Currently eight teams in the NBA have a winning record on the road.

Yes, eight.

Anybody know how many teams are in the NBA?

That’s right—30.

That means that just a hair above 25 percent of the teams in the NBA have a winning percentage on the road.

What gives?

You will hear most athletes attribute poor road performances to the lack of mental toughness.

Care to guess what the average salary of a NBA player was in the 2007-2008 season?

$5.356 million.

You are making over $5 million a year and you don’t have enough mental toughness to win a game away from your home court on a consistent basis? 

Maybe the NBA was on to something when they raised the age limit to 19 years old, one year removed from high school. 

Maybe they should require a degree in psychology, so the players can gain some of the mental toughness they are supposedly lacking.

The top college basketball teams in the nation tend to have better road records than some of the top teams in the NBA. 

Does the fact that they are in school stimulating their brain, instead of wondering how they can blow their $5 million have something to do with this better winning percentage?  

I can’t give you a concrete answer, but it’s possible isn’t it?

Maybe NBA teams should hire a motivational speaker, psychologist, or mental toughness coach, instead of having four assistant coaches. 

Perhaps the teams should hire their own psychology professor. 

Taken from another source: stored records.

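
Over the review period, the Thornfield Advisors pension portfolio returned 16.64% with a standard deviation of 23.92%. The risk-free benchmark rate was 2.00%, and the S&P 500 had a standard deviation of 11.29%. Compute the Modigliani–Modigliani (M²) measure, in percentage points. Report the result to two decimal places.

Sharpe = (Rp − Rf) / σp = (16.64% − 2.00%) / 23.92% = 0.6120
M² = Rf + Sharpe × σm = 2.00% + 0.6120 × 11.29% = 8.9095%

8.91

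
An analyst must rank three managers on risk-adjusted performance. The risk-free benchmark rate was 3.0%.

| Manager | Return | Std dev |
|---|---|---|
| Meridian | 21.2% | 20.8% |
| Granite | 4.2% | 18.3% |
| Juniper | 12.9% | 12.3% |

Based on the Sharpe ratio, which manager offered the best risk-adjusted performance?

Meridian

Meridian: Sharpe ratio = (21.2% − 3.0%) / 20.8% = 0.875
Granite: Sharpe ratio = (4.2% − 3.0%) / 18.3% = 0.066
Juniper: Sharpe ratio = (12.9% − 3.0%) / 12.3% = 0.805
Highest: Meridian (0.875).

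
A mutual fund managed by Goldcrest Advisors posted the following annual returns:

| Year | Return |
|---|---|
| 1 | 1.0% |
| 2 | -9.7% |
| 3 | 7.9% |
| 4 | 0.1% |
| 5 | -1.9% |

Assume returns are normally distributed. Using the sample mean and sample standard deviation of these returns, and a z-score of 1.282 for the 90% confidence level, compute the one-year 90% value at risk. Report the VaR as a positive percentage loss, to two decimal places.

8.62

Mean return r̄ = -2.60 / 5 = -0.5200%
Σ(r − r̄)² = (1 − (-0.5200))² + (-9.7 − (-0.5200))² + (7.9 − (-0.5200))² + … = 159.7680
σ = √[159.7680 / 4] = 6.3200%
VaR = −(r̄ − z·σ) = −(-0.5200 − 1.282 × 6.3200) = −(-8.6222) = 8.6222%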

Heck, maybe teams can record their home crowds and play the recording from their bench during away games to give them some emotional support.

I don’t know the answer, but obviously something has to be done.

Should horrible teams ever beat the elite teams? 

I mean, should the Kings ever beat the Nuggets, Mavericks, Lakers, and Hornets? 

Should the Wizards ever beat the Jazz, Rockets, and Cavaliers? 

Should the Grizzlies ever beat the Magic, Rockets (twice), and the Mavericks? 

Now obviously every good team is bound to have a bad game every now and then. 

Likewise, every bad team is bound to have a good game every once in a blue moon.  That still doesn’t explain how only eight teams have a winning percentage on the road. 

Yes, I know that when you’re playing at home you have the crowd on your side, which is often called the “sixth man”. 

Should playing on the road really make that big of a difference to a good team though? 

Currently there are seven teams with an overall winning record, but they have a losing record on the road. 

Some teams, such as the Jazz, can be completely dominant at home, but only beat on teams with a winning record on the road. 

Obviously not every team can have a winning record on the road, but you would think that with the major talent disparity that exists among the best and the worst teams that you would see more teams succeed on the road. 

If any of you reading this are psychologists or psychology professors and are struggling to find clients during these economic times, maybe you should try selling your services to some NBA teams. 

Apparently there is a large need for you out there.

To all you players, time to hit the books.  The psychology books.